Angered by months of delays, the construction company that installed problematic decking on the Morrison Bridge last year demanded nearly $2 million above its initial price when the project was completed.

According to documents obtained by the Mercury in a public records request, Conway Construction Company claimed Multnomah County was responsible for the lengthy hold-ups—officials had demanded the company improve its system for keeping pollutants out of the river—and should bear the costs for added work and stoppages.

Now, with a still-undisclosed settlement in this dispute freshly approved by the Multnomah County Board of Commissioners—and while a lawsuit over needed repairs slogs on—these internal communications offer an idea how much more we might be paying for the deeply flawed project.

Possibly upward of $1 million.

It turns out the county and Conway, struggling to find common ground, entered mediation as the Morrison project neared its March 2012 completion. They wanted a third-party opinion on who should bear added costs for the bridge rehabilitation. That opinion didn't favor the county—the mediator found Multnomah County should pay for roughly two-thirds of the construction company's demanded costs, according to an internal memo from September 2012 [pdf].
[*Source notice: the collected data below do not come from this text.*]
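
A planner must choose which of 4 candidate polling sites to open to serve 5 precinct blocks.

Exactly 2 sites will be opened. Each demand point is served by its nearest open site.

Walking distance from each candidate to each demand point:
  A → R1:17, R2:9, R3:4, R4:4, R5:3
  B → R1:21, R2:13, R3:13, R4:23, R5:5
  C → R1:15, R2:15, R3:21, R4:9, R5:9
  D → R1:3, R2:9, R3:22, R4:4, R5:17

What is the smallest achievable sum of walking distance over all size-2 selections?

Open {A, D}.
  R1→D 3, R2→A 9, R3→A 4, R4→A 4, R5→A 3  ⇒ total 23.
Compare {B, D}: total 34.
Compare {A, C}: total 35.
No size-2 selection does better; minimum is 23.

23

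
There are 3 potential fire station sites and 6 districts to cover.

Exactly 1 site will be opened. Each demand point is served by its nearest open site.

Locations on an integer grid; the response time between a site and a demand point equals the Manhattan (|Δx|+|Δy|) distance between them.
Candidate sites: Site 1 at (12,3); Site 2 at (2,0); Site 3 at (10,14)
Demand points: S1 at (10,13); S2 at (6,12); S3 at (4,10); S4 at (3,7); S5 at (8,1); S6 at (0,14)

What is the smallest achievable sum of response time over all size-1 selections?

56

Open {Site 3}.
  S1→Site 3 1, S2→Site 3 6, S3→Site 3 10, S4→Site 3 14, S5→Site 3 15, S6→Site 3 10  ⇒ total 56.
Compare {Site 2}: total 80.
Compare {Site 1}: total 84.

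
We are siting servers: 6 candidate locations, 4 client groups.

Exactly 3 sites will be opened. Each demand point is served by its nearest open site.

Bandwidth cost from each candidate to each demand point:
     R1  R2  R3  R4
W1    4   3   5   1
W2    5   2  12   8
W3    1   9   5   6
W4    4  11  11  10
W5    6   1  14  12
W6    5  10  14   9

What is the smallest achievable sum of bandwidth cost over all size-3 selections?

8

Open {W1, W3, W5}.
  R1→W3 1, R2→W5 1, R3→W1 5, R4→W1 1  ⇒ total 8.
Compare {W1, W2, W3}: total 9.
Compare {W1, W3, W4}: total 10.
No size-3 selection does better; minimum is 8.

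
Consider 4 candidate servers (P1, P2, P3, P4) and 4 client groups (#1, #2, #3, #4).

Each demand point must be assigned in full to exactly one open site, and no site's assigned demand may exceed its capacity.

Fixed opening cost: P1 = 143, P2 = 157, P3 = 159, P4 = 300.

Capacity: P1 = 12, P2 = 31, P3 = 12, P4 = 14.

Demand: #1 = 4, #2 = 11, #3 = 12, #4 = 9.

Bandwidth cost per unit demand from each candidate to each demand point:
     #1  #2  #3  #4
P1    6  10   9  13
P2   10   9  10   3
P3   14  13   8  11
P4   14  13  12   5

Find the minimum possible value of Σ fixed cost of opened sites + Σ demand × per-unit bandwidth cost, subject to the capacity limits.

574

Open {P1, P2}; cheapest assignment that respects the capacities:
  P1 (cap 12, load 12): #3 — cost 12×9 = 108
  P2 (cap 31, load 24): #1, #2, #4 — cost 4×10 + 11×9 + 9×3 = 166
  Shipping 274, fixed 300 → total 574.
  Any other capacity-feasible assignment to {P1, P2} ships for at least 274.
Compare {P2, P3}: its best feasible assignment gives total 578.
Compare {P1, P2, P3}: its best feasible assignment gives total 705.
Every other set of open sites that can feasibly serve all demand totals ≥ 578 even under its best assignment. Minimum: 574.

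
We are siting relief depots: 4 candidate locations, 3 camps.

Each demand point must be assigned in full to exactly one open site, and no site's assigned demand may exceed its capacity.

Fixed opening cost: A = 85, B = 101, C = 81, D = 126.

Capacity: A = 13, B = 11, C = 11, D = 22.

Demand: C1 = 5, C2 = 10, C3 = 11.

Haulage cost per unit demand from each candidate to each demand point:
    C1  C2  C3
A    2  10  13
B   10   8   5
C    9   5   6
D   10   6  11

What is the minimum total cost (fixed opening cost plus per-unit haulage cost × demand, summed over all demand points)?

382

Open {A, B, C}; cheapest assignment that respects the capacities:
  A (cap 13, load 5): C1 — cost 5×2 = 10
  B (cap 11, load 11): C3 — cost 11×5 = 55
  C (cap 11, load 10): C2 — cost 10×5 = 50
  Shipping 115, fixed 267 → total 382.
  Any other capacity-feasible assignment to {A, B, C} ships for at least 115.
Compare {C, D}: its best feasible assignment gives total 383.
Compare {B, D}: its best feasible assignment gives total 392.
Every other set of open sites that can feasibly serve all demand totals ≥ 383 even under its best assignment. Minimum: 382.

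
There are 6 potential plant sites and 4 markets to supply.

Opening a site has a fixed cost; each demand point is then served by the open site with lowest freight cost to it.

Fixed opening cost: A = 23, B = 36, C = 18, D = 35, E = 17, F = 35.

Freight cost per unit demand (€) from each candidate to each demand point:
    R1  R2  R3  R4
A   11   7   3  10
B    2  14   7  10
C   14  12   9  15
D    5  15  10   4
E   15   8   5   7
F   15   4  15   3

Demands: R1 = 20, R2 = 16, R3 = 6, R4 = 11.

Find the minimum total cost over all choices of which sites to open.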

And though county workers disagreed with those findings, staffers recommended settling with Conway anyway—for between $750,000 and $1.2 million.

"Given Conway's intractable negotiation approach, and the complexity of the issues involved in Conway's claims," the memo said, it would be cheaper and easier to settle. "It is possible that an aggressive defense approach may convince Conway to adopt a more reasonable settlement posture," the document says, "but it is also possible that nothing short of litigation will resolve the dispute."

The memo is more than a year old, so the numbers may have changed. According to a statement from county spokesman Mike Pullen, "the settlement amount is substantially less than the contractor's claimed amount." It seems safe to say that number's somewhere south of $2 million.

Even so, a settlement in the range laid out in the memo represents a relatively large increase in the project's $4.2 million initial cost—potentially more than 25 percent over Conway's original bid.

And we've got to redo much of the work.